In reality, the evolution of fertility was different and the assumptions had to be revised to take into account several surprises.
The surprises of the evolution of fertility
First surprise, fertility has remained well below 2,1 children in many industrialized countries. And many countries of the South have joined the countries of the North in low fertility. The United Nations has therefore abandoned its hypothesis of convergence in the long term at 2,1 children for a convergence below, at 1,85 children, as can be seen in Figure 3 below. The population curves then almost everywhere take on a bell shape: after having reached a maximum, the population begins to decrease (see figure 2 above).
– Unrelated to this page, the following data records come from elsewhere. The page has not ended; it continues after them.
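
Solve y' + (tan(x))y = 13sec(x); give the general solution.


P(x) = tan(x) ⇒ μ = e^(∫tan(x)dx) = sec(x).
(sec(x) y)' = 13sec²(x) ⇒ sec(x) y = 13tan(x) + C.
Multiply by cos(x): y = 13sin(x) + C·cos(x).


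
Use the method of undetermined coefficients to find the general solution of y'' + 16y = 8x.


Homogeneous: r² + 16 = 0 ⇒ r = ±4i, y_h = C₁cos(4x) + C₂sin(4x).
Polynomial forcing; try y_p = Ax + B. Then y_p'' + 16 y_p = 16(Ax + B) = 8x, so B = 0 and A = 1/2.
General solution: y = C₁cos(4x) + C₂sin(4x) + (1/2)x.


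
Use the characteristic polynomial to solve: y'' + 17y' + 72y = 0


Characteristic equation: r² + 17r + 72 = 0.
Factor: (r + 9)(r + 8) = 0 ⇒ r = -9, -8 (distinct real).
General solution: y = C₁e^(-9x) + C₂e^(-8x).


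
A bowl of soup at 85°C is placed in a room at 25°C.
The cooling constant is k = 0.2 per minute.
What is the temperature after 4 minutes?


Newton's law: dT/dt = -k(T - T_a) has solution T(t) = T_a + (T₀ - T_a)e^(-kt).
Plug in T_a = 25, T₀ = 85, k = 0.2, t = 4: T(4) = 25 + (60)e^(-0.80) ≈ 52.0°C.


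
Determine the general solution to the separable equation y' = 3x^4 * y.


Separate variables: dy/y = 3x^4 dx.
Integrate: ln|y| = (3/5)x^5 + C₀.
Exponentiate: y = Ce^((3/5)x^5).


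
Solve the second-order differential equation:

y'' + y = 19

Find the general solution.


Homogeneous part: r² + 1 = 0 ⇒ r = ±1i, so y_h = C₁cos(x) + C₂sin(x).
Try constant y_p = A; plug in: 1A = 19 ⇒ A = 19.
General solution: y = C₁cos(x) + C₂sin(x) + 19.


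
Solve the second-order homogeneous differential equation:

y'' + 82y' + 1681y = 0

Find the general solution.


Characteristic equation: r² + 82r + 1681 = 0, i.e. (r + 41)² = 0.
Repeated root r = -41; include an x factor for the second linearly independent solution.
General solution: y = (C₁ + C₂x)e^(-41x).


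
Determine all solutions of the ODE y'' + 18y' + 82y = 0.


Characteristic equation: r² + 18r + 82 = 0.
Discriminant is negative; roots r = -9 ± 1i (complex conjugate pair).
General solution uses e^(α x)(C₁ cos(β x) + C₂ sin(β x)): y = e^(-9x)(C₁cos(x) + C₂sin(x)).


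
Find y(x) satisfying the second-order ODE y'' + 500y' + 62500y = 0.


Characteristic equation: r² + 500r + 62500 = 0, i.e. (r + 250)² = 0.
Repeated root r = -250; include an x factor for the second linearly independent solution.
General solution: y = (C₁ + C₂x)e^(-250x).


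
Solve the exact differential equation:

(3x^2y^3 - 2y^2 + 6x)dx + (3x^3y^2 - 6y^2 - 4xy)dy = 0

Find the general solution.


Check exactness: ∂M/∂y = 9x^2y^2 - 4y and ∂N/∂x = 9x^2y^2 - 4y; equal, so the equation is exact.
Integrate M with respect to x (treating y as constant): ∫M dx = x^3y^3 - 2xy^2 + 3x^2 + h(y).
Differentiate w.r.t. y and set equal to N: the x-dependent terms already match, leaving h'(y) = -6y^2. Integrate: h(y) = -2y^3.
So F(x,y) = x^3y^3 - 2y^3 - 2xy^2 + 3x^2.
General solution: x^3y^3 - 2y^3 - 2xy^2 + 3x^2 = C.


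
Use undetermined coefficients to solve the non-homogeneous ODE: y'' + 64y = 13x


Homogeneous: r² + 64 = 0 ⇒ r = ±8i, y_h = C₁cos(8x) + C₂sin(8x).
Polynomial forcing; try y_p = Ax + B. Then y_p'' + 64 y_p = 64(Ax + B) = 13x, so B = 0 and A = 13/64.
General solution: y = C₁cos(8x) + C₂sin(8x) + (13/64)x.


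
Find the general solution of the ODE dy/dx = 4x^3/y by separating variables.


Separate variables: y dy = 4x^3 dx.
Integrate both sides: y²/2 = x^4 + C₀.
Multiply by 2: y² = 2x^4 + C.


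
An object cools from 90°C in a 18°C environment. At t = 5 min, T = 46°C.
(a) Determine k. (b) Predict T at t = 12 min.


Newton's law: T(t) = T_a + (T₀ - T_a)e^(-kt).
(a) Use T(5) = 46: (46 - 18)/(90 - 18) = e^(-k·5), so k = -ln(0.389)/5 ≈ 0.1889.
(b) Apply k to t = 12: T(12) = 18 + (72)e^(-2.267) ≈ 25.5°C.


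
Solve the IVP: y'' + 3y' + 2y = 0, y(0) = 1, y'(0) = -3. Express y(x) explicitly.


Characteristic roots of r² + 3r + 2 = 0 are -1, -2.
General solution y = c₁ e^(-x) + c₂ e^(-2x).
Apply y(0) = 1: c₁ + c₂ = 1. Apply y'(0) = -3: -1 c₁ - 2 c₂ = -3.
Solve: c₁ = -1, c₂ = 2.
Particular solution: y = -e^(-x) + 2e^(-2x).


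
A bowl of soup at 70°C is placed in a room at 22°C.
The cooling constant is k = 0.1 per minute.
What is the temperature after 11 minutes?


Newton's law: dT/dt = -k(T - T_a) has solution T(t) = T_a + (T₀ - T_a)e^(-kt).
Plug in T_a = 22, T₀ = 70, k = 0.1, t = 11: T(11) = 22 + (48)e^(-1.10) ≈ 38.0°C.


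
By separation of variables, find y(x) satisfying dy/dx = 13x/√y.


Separate: √y dy = 13x dx.
Integrate: (2/3)y^(3/2) = (13/2)x² + C.


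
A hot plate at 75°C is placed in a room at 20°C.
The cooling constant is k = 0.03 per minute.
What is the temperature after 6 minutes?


Newton's law: dT/dt = -k(T - T_a) has solution T(t) = T_a + (T₀ - T_a)e^(-kt).
Plug in T_a = 20, T₀ = 75, k = 0.03, t = 6: T(6) = 20 + (55)e^(-0.18) ≈ 65.9°C.


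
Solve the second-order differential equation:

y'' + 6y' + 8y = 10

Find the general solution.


Characteristic roots of r² + 6r + 8 = 0 are -4, -2.
y_h = C₁e^(-4x) + C₂e^(-2x).
Constant forcing; try y_p = A. Then 8A = 10 ⇒ A = 5/4.
General solution: y = C₁e^(-4x) + C₂e^(-2x) + 5/4.


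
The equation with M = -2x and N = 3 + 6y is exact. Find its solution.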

Figure 3: Fertility trends by region of the world from 1950 to 2020 and projections until 2100 (medium scenario)
Second surprise, 30 to 40 years ago, surveys revealed that fertility began to decline very rapidly, faster than expected, in many countries in Asia and Latin America. As a result, the United Nations have significantly lowered their demographic projections for these continents.
The third and more recent surprise came from tropical Africa: fertility was expected to decline later than in Asia and Latin America, due to its lag in socio-economic development. But we imagined a simple time lag, with fertility decreasing at a rate similar to that assumed for the other regions of the South once the decline began.
This is what happened in North Africa and Southern Africa, but not in tropical Africa. In this region, the decline in fertility, although it has started today, is taking place. slower than expected. Hence an increase in projections for Africa, which could contain more than one inhabitant of the planet in three in 2100.
These figures are forecasts and the future is obviously not written. It remains that demographic projections are relatively reliable when it comes to announcing the size of the population in the short term; that is, for a demographer, the next 10, 20 or 30 years. As for more distant projections, they will no doubt experience new revisions according to the surprises that the future holds for us.
Gilles Pison, Anthropologist and demographer, professor at the National Museum of Natural History and associate researcher at INED, National Museum of Natural History (MNHN)
This article is republished from The Conversation under Creative Commons license. Read theoriginal article.